1 Formal and Informal Assessments
Formal assessments, such as statewide and district-wide testing, include evaluation tools used to measure students' knowledge and application of skills against a specific set of criteria. Informal assessments include evaluation tools to measure students performance and application of skills in order to plan instruction accordingly. The formal assessment uses results for comparisons against students' own past performance and comparisons to others in the same age group. The informal assessment uses specific criteria to evaluate students' progress toward meeting learning goals in order to guide instruction.
2 Informal Assessment Disadvantages
Informal assessments have disadvantages as well as advantages. The major advantage is that they assist in informing teachers of students' progress for proper instructional planning. The disadvantage is that using the information from informal assessments in today's classrooms has led to the current struggles some teachers face in differentiating lessons and adjusting to grouping students for specific instruction. Because of the need for additional planning and assessment time, many educators are unable to use informal assessments as they are intended to be used.
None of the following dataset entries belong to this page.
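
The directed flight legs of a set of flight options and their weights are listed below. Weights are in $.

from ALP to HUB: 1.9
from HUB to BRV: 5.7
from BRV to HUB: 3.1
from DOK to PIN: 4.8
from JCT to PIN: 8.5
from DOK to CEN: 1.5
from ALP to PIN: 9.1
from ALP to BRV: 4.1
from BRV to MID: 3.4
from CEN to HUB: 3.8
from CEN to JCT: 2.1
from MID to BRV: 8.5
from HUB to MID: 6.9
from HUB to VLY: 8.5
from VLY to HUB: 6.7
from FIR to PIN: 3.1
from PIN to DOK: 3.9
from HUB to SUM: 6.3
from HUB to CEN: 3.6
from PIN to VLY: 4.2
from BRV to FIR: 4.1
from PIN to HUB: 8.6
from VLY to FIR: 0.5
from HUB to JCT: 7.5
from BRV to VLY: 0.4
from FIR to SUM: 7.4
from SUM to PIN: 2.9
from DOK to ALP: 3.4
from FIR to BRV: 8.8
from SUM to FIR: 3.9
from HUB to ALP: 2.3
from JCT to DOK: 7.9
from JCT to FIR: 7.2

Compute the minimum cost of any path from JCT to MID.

$18.8

Candidate routes:
JCT - DOK - CEN - HUB - MID: 7.9+1.5+3.8+6.9 = 20.1
JCT - FIR - BRV - MID: 7.2+8.8+3.4 = 19.4
JCT - DOK - ALP - BRV - MID: 7.9+3.4+4.1+3.4 = 18.8
JCT - DOK - ALP - HUB - MID: 7.9+3.4+1.9+6.9 = 20.1
The minimum is $18.8 via JCT - DOK - ALP - BRV - MID.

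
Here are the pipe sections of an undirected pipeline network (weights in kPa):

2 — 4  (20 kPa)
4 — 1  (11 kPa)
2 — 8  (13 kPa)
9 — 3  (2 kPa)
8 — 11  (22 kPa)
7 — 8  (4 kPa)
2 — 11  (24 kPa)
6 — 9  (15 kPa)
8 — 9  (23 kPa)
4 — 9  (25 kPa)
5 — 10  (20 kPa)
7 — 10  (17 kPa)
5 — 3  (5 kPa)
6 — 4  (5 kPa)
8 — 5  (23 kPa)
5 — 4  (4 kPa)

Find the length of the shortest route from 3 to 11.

Candidate routes:
3 - 5 - 8 - 11: 5+23+22 = 50
3 - 9 - 8 - 11: 2+23+22 = 47
The minimum is 47 kPa via 3 - 9 - 8 - 11.

47 kPa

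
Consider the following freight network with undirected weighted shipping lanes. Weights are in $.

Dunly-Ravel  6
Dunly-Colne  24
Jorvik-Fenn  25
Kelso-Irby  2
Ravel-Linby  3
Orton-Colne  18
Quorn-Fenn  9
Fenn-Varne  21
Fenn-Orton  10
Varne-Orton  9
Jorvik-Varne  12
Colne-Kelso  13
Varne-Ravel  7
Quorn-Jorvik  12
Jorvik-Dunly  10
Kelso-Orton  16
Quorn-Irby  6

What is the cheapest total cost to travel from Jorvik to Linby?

Enumerating some paths:
Jorvik → Dunly → Ravel → Linby: 10+6+3 = 19
Jorvik → Varne → Ravel → Linby: 12+7+3 = 22
The minimum is $19 via Jorvik → Dunly → Ravel → Linby.

$19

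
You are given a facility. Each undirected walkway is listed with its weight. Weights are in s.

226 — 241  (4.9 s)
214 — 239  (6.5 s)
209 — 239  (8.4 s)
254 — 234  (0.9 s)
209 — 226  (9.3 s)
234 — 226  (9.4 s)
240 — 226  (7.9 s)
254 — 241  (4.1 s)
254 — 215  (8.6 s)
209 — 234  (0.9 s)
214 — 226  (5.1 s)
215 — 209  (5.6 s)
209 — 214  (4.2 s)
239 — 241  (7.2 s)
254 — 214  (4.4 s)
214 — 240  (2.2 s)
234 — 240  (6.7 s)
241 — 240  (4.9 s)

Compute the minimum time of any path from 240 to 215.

Running Dijkstra from 240:
240: 0
214: 2.2  (via 240)
241: 4.9  (via 240)
209: 6.4  (via 214)
254: 6.6  (via 214)
234: 6.7  (via 240)
226: 7.3  (via 214)
239: 8.7  (via 214)
215: 12  (via 209)
Shortest route: 240 → 214 → 209 → 215 = 12 s.

12 s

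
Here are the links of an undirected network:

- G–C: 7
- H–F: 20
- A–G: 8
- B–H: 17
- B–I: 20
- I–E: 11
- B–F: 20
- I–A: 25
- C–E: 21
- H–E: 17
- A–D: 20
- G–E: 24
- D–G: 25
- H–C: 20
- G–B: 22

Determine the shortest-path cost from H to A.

Enumerating some paths:
H - E - G - A: 17+24+8 = 49
H - B - G - A: 17+22+8 = 47
H - C - G - A: 20+7+8 = 35
The minimum is 35 via H - C - G - A.

35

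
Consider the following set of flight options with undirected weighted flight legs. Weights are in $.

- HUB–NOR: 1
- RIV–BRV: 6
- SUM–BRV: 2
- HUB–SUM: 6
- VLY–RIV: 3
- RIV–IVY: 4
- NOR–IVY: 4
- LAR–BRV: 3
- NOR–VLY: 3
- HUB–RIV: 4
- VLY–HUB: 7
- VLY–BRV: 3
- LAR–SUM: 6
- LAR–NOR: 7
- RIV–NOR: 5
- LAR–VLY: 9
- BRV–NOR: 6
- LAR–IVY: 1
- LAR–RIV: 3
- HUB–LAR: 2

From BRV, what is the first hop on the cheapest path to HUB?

Compare a few routes:
BRV - LAR - HUB: 3+2 = 5
BRV - VLY - NOR - HUB: 3+3+1 = 7
BRV - NOR - HUB: 6+1 = 7
BRV - SUM - HUB: 2+6 = 8
Cheapest is BRV - LAR - HUB at $5.
So from BRV the first move is to LAR.

LAR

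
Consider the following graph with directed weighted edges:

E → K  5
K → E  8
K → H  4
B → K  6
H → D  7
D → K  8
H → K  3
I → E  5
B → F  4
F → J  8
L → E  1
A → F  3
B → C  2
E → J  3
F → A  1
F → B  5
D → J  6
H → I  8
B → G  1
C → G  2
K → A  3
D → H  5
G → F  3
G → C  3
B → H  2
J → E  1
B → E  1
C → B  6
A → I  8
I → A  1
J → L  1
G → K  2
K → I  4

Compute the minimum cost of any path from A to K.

Compare a few routes:
A - F - B - E - K: 3+5+1+5 = 14
A - F - B - C - G - K: 3+5+2+2+2 = 14
A - F - B - G - K: 3+5+1+2 = 11
A - F - B - H - K: 3+5+2+3 = 13
Cheapest is A - F - B - G - K at 11.

11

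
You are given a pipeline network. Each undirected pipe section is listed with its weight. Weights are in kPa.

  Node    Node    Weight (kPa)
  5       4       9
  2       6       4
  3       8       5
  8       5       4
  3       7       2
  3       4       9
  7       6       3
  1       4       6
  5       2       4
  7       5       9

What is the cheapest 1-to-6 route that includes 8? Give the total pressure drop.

29 kPa

Best 1 to 8: 1–4–5–8 costing 19
Best 8 to 6: 8–3–7–6 costing 10
Total via 8: 19 + 10 = 29 kPa.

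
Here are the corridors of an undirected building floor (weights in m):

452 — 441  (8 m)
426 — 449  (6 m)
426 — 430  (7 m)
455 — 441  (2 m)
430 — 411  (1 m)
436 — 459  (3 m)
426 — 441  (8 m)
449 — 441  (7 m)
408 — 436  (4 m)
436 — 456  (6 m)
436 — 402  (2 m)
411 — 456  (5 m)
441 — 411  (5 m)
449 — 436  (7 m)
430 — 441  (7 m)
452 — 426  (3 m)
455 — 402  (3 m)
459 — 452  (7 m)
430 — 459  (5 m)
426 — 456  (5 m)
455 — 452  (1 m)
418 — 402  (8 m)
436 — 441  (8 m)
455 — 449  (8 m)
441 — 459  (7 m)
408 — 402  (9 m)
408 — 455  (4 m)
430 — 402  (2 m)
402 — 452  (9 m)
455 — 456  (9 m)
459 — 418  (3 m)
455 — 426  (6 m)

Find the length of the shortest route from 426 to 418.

Enumerating some paths:
426–452–459–418: 3+7+3 = 13
426–452–455–402–418: 3+1+3+8 = 15
426–430–459–418: 7+5+3 = 15
Cheapest is 426–452–459–418 at 13 m.

13 m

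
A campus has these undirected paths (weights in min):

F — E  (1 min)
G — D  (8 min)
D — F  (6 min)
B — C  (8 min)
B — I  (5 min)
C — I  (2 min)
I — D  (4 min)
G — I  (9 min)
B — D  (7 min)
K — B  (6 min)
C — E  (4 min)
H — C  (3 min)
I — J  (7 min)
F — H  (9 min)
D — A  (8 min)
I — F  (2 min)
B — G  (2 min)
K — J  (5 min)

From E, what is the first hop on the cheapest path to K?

F

Candidate routes:
E - C - I - J - K: 4+2+7+5 = 18
E - F - I - B - K: 1+2+5+6 = 14
E - F - I - J - K: 1+2+7+5 = 15
E - C - I - B - K: 4+2+5+6 = 17
The minimum is 14 min via E - F - I - B - K.
So from E the first move is to F.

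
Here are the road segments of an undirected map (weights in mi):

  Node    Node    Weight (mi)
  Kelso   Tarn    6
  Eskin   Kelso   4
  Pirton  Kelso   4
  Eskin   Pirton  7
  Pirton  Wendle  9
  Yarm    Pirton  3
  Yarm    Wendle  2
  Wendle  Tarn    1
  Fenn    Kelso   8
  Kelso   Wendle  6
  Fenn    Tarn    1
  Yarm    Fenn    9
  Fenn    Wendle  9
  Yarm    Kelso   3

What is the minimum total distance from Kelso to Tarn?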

3 Increased Teacher Demands
Examples of informal assessments that teachers use for gathering data include student writing samples, student running records for oral reading and quarterly diagnostic reading assessments. Informal assessments also include group or individual projects, experiments, oral presentations and demonstrations. Class assignments, journals, essays and discussion groups are also informal ways to assess students. The requirements for keeping records, notes and other information on students' progress is necessary for teachers in order to fully utilize this valuable information for improving instruction and learning.
4 District and School Administration
The challenges in using informal assessments extend to administration. Teachers need to be provided with ongoing assistance in using data for guiding instruction. This includes managing time and using strategies for organizing and using data in planning. Currently, informal assessments are often no more than a time consuming process with little impact on improving student learning. Fortunately, state and district initiatives include improving the use of data to inform instruction, as they have observed this need through school and district evaluations of instructional programs and teacher performance.